Selon l’étude réalisée par Bondarouk et al. (2009) cité par Laval en 2010, l’e-RH contribue à
l’efficacité organisationnelle en allégeant de nombreuses tâches administratives mais aussi en

35
facilitant la communication et le transfert d’information du département des ressources
humaines vers les salariés de manière centralisée. Il peut par exemple diffuser simplement
l’organigramme et l’actualité de l’entreprise ou mettre à disposition des documents utiles
comme un livret d’accueil pour les nouveaux salariés.
Ce type de logiciel peut-il alors être favorable à la fidélisation des talents dans les entreprises,
particulièrement dans un contexte international ?

La gestion des RH dans un contexte international

Certaines pratiques de gestion des Ressources Humaines peuvent s’appliquer de façon


identique quel que soit le contexte. D’autres sont plus spécifiques à la gestion des ressources
dans un environnement international. A ce sujet, Black, Mendenhall et Oddou (1991) et Grillat
et Mérignac (2011) ont pu lister des éléments importants.
Lors du processus de recrutement, il est primordial de définir précisément les compétences
recherchées afin de donner une vision claire au salarié du poste à pourvoir en situation de
mobilité. En effet, un mauvais recrutement serait lourd de conséquences à la fois pour
l’entreprise et le salarié car la possibilité de retour en arrière est quasi-impossible.
Au-delà des compétences professionnelles, il est important lors du recrutement de tenir
compte des compétences interculturelles. Un écart culturel trop important pourrait être une
cause d’échec de la mission. Il est essentiel de former le salarié mais aussi sa famille aux
différences culturelles.
Enfin, un support administratif particulier doit être apporté et celui-ci doit tenir compte de
l’intégration sociale du salarié et de sa famille.
Bien sûr, des critères communs de gestion sont aussi évoqués comme la rémunération et le
fait que le mode d’évaluation soit lié à celle-ci. On retrouve aussi l’importance de la gestion
des carrières.

La gestion des non-talents

Nous venons de décrire les moyens utilisés par les organisations pour gérer les talents.
Ce terme, utilisé pour désigner des personnes « pivots » de l’entreprise, induit que d’autres
ressources, tout autant utiles, ne sont pas désignées par ce terme de talent.

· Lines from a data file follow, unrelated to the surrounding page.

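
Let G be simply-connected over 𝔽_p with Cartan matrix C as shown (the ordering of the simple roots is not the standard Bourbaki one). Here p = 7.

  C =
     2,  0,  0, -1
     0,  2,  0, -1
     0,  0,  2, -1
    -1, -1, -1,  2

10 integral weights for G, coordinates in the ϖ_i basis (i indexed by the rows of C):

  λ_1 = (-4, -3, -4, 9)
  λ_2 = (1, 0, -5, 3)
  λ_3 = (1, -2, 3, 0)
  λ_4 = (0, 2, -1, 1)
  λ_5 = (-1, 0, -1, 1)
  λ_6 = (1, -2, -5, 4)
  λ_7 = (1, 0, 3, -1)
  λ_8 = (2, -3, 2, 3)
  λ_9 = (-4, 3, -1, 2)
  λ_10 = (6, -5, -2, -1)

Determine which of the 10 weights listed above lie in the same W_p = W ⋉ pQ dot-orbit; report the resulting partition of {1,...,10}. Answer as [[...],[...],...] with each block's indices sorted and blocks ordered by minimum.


Type D_4, rank 4, |W|=192; reorder rows/cols to standard.

Folding the 10 weights λ_j+ρ into Ā_7 (reps in the given 4-coord order):

  λ_1 → (0, 1, 0, 2)
  λ_2 → (2, 1, 4, 0)
  λ_3 → (2, 1, 4, 0)
  λ_4 → (1, 3, 0, 1)
  λ_5 → (0, 1, 0, 2)
  λ_6 → (2, 1, 4, 0)
  λ_7 → (2, 1, 4, 0)
  λ_8 → (0, 1, 0, 2)
  λ_9 → (3, 4, 0, 0)
  λ_10 → (2, 1, 4, 0)

Partition of {1..10} into 4 W_7-dot-orbits:

[[1, 5, 8], [2, 3, 6, 7, 10], [4], [9]]


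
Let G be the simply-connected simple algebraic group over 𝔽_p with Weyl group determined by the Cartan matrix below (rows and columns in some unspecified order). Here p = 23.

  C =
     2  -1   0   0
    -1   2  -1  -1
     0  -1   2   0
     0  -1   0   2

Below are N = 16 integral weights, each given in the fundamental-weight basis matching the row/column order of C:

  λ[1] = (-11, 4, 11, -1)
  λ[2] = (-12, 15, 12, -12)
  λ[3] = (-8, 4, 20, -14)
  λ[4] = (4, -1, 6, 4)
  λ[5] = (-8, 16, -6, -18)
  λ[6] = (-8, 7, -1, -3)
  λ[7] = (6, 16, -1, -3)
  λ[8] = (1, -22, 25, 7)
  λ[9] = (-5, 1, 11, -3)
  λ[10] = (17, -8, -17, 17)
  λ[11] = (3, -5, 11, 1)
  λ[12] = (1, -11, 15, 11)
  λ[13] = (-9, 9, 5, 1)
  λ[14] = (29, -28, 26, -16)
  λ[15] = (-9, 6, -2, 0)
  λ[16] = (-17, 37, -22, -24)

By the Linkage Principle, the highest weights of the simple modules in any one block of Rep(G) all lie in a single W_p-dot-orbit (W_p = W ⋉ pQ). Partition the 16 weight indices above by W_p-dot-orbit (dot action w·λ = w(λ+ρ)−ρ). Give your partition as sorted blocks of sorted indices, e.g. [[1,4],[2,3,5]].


Root system D_4: the 4×4 matrix C matches after relabeling.

Alcove-folded reps (p=23, 16 weights, presented ϖ-order):

  λ_1+ρ ↦ (5, 0, 7, 5)
  λ_2+ρ ↦ (5, 0, 7, 5)
  λ_3+ρ ↦ (8, 2, 6, 2)
  λ_4+ρ ↦ (5, 0, 7, 5)
  λ_5+ρ ↦ (5, 0, 7, 5)
  λ_6+ρ ↦ (6, 0, 1, 1)
  λ_7+ρ ↦ (6, 0, 1, 1)
  λ_8+ρ ↦ (8, 2, 6, 2)
  λ_9+ρ ↦ (0, 2, 8, 2)
  λ_10+ρ ↦ (5, 0, 7, 5)
  λ_11+ρ ↦ (0, 2, 8, 2)
  λ_12+ρ ↦ (8, 2, 6, 2)
  λ_13+ρ ↦ (8, 2, 6, 2)
  λ_14+ρ ↦ (3, 4, 0, 4)
  λ_15+ρ ↦ (6, 0, 1, 1)
  λ_16+ρ ↦ (6, 0, 1, 1)

The 16 indices split into 5 linkage classes (same alcove rep ⇔ same W_23-dot-orbit):

[[1, 2, 4, 5, 10], [3, 8, 12, 13], [6, 7, 15, 16], [9, 11], [14]]


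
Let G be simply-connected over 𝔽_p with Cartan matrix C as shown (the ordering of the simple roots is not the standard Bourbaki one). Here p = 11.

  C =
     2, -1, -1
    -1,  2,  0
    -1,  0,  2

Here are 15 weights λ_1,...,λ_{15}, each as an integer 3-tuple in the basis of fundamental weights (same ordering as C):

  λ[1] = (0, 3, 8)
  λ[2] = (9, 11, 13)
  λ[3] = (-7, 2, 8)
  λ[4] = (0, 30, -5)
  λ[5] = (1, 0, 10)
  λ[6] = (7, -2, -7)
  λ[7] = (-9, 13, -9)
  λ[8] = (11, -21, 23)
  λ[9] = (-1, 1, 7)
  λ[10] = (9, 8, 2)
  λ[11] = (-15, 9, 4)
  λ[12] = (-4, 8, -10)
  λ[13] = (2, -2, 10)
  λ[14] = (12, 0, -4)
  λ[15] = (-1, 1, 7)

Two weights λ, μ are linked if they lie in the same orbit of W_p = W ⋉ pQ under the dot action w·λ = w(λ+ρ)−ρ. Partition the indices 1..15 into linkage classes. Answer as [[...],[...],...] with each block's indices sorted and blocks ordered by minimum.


Type A_3, rank 3, |W|=24; reorder rows/cols to standard.

Alcove-folded reps (p=11, 15 weights, presented ϖ-order):

  1: (1, 1, 6) · 2: (8, 2, 0) · 3: (3, 3, 3) · 4: (1, 1, 6) · 5: (0, 2, 8) · 6: (1, 1, 6) · 7: (3, 3, 3) · 8: (6, 2, 2) · 9: (0, 2, 8) · 10: (0, 2, 8) · 11: (1, 1, 6) · 12: (6, 2, 2) · 13: (0, 2, 8) · 14: (8, 2, 0) · 15: (0, 2, 8)

Partition of {1..15} into 5 W_11-dot-orbits:

[[1, 4, 6, 11], [2, 14], [3, 7], [5, 9, 10, 13, 15], [8, 12]]


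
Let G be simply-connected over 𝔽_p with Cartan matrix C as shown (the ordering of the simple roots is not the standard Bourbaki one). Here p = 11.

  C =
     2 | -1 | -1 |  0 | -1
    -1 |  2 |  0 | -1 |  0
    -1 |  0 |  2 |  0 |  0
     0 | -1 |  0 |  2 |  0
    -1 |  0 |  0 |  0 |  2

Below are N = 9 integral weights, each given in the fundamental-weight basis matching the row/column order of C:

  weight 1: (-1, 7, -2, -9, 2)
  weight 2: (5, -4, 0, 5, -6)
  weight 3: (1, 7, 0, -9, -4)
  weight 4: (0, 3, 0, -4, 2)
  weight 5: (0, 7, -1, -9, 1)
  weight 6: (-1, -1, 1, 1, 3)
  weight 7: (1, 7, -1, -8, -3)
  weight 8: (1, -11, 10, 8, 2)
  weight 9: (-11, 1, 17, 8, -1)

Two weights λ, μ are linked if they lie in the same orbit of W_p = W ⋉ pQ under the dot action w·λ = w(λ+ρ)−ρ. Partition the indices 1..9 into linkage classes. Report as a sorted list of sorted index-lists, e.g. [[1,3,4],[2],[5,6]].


Cartan matrix: type D_5 (|W|=1920); un-permuting the 5 rows.

λ_j+ρ reflected into Ā_11 (⟨·,θ^∨⟩≤11); 5-tuples as given:

  λ_1+ρ ↦ (0, 1, 0, 7, 2)
  λ_2+ρ ↦ (1, 1, 1, 3, 3)
  λ_3+ρ ↦ (0, 1, 0, 7, 2)
  λ_4+ρ ↦ (1, 1, 1, 3, 3)
  λ_5+ρ ↦ (0, 1, 0, 7, 2)
  λ_6+ρ ↦ (0, 0, 2, 2, 4)
  λ_7+ρ ↦ (0, 1, 0, 7, 2)
  λ_8+ρ ↦ (1, 1, 1, 3, 3)
  λ_9+ρ ↦ (0, 1, 0, 7, 2)

The 9 indices split into 3 linkage classes (same alcove rep ⇔ same W_11-dot-orbit):

[[1, 3, 5, 7, 9], [2, 4, 8], [6]]


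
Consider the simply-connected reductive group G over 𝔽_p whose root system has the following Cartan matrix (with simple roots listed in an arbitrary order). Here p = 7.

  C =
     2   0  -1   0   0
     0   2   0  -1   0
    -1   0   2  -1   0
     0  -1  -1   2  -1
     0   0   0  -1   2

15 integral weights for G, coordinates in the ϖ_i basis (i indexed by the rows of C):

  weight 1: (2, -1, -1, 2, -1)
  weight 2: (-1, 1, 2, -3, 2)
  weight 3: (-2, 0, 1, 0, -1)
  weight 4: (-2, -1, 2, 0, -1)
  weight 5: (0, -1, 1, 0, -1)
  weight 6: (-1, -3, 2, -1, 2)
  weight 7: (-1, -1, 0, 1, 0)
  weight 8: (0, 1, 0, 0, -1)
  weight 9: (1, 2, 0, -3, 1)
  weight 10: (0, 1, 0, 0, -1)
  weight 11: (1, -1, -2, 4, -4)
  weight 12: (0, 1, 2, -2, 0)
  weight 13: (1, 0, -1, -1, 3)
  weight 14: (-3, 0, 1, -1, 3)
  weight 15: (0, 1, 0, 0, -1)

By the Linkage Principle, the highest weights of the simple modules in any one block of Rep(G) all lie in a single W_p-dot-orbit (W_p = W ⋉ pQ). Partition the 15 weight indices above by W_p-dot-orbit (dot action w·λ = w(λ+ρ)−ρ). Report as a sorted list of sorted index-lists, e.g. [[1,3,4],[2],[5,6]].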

Se pose alors la
question de la gestion de ces personnes.

36
La gestion des talents ne doit pas être l’origine d’une perte de cohésion au sein de l’entreprise
car la valeur ajoutée de ce type de gestion pourrait finalement être perdue par le fait de
délaisser les autres ressources entrainant alors un déséquilibre dans l’organisation. La
question de l’équité dans la gestion des ressources est une question primordiale pour les
entreprises (Som et Cerdin, 2005). Les ressources humaines se verraient alors dans l’obligation
de gérer des conflits importants. Or, nous avons vu que l’ambiance de travail était un point
essentiel à la fidélité des salariés au travail.
Un autre risque serait également de créer des attentes de ces talents identifiés par les
entreprises et ainsi de ne pouvoir à termes les satisfaire. Ce mode de gestion destiné à retenir
les talents pourrait alors aboutir au départ de salariés insatisfaits et déçus.
La réponse est peut-être simplement de considérer que toute ressource dispose de talent
(compétence technique mais aussi compétence personnelle) et que la pratique idéale est
d’accompagner chacun à révéler le talent qu’elle possède (Dejoux, 2010).

37
QUESTIONS, PROPOSITIONS DE RECHERCHE ET LIMITES

3.1 Questions de recherche.

Le but de notre travail est d’identifier les pratiques de gestion des talents qui
fidéliseraient le mieux la population des expatriés auto-initiés.
Les entreprises à la recherche de talents, comme les écoles de commerce, se doivent de
recruter et surtout de fidéliser ce type de salariés. Sur un marché fortement concurrentiel, il
s’agit d’un facteur clé de succès incontournable. Il en découle des enjeux importants à la fois
pour les SIE mais aussi pour les organisations qui les recrutent. Les ressources humaines
jouent alors un rôle important dans la réussite de cela et deviennent un véritable levier de la
mise en œuvre de la stratégie de l’organisation (Som et Cerdin, 2005).
Grâce à la partie théorique, nous comprenons mieux qui sont les expatriés auto-initiés.
Nous avons expliqué qu’il s’agissait d’employés décidant volontairement et de manière
individuelle de partir travailler régulièrement à l’étranger pour une durée temporaire.
Nous avons listé les raisons les poussant à le faire. Parmi celles citées, l’une d’elles le plus
fréquemment relevée est de vouloir développer sa carrière et ses compétences en réussissant
sa mobilité à l’international (Howe-Walsh et Schyns, 2010). La deuxième raison est que ce
déplacement doit représenter une opportunité pour l’employé mais aussi pour sa famille. Ces
deux raisons ont été évoquées comme étant celles justifiant un retour si elles n’étaient pas
satisfaites.

Ensuite, notre travail s’est porté sur le concept de fidélité et sur les caractéristiques d’un
employé fidèle. Nous avons mis en avant la fidélité réelle comme celle étant la plus importante
à avoir pour maintenir le salarié en poste, le rendant à la fois satisfait, performant, attaché
affectivement à son entreprise et par conséquent non-attiré par les opportunités extérieures.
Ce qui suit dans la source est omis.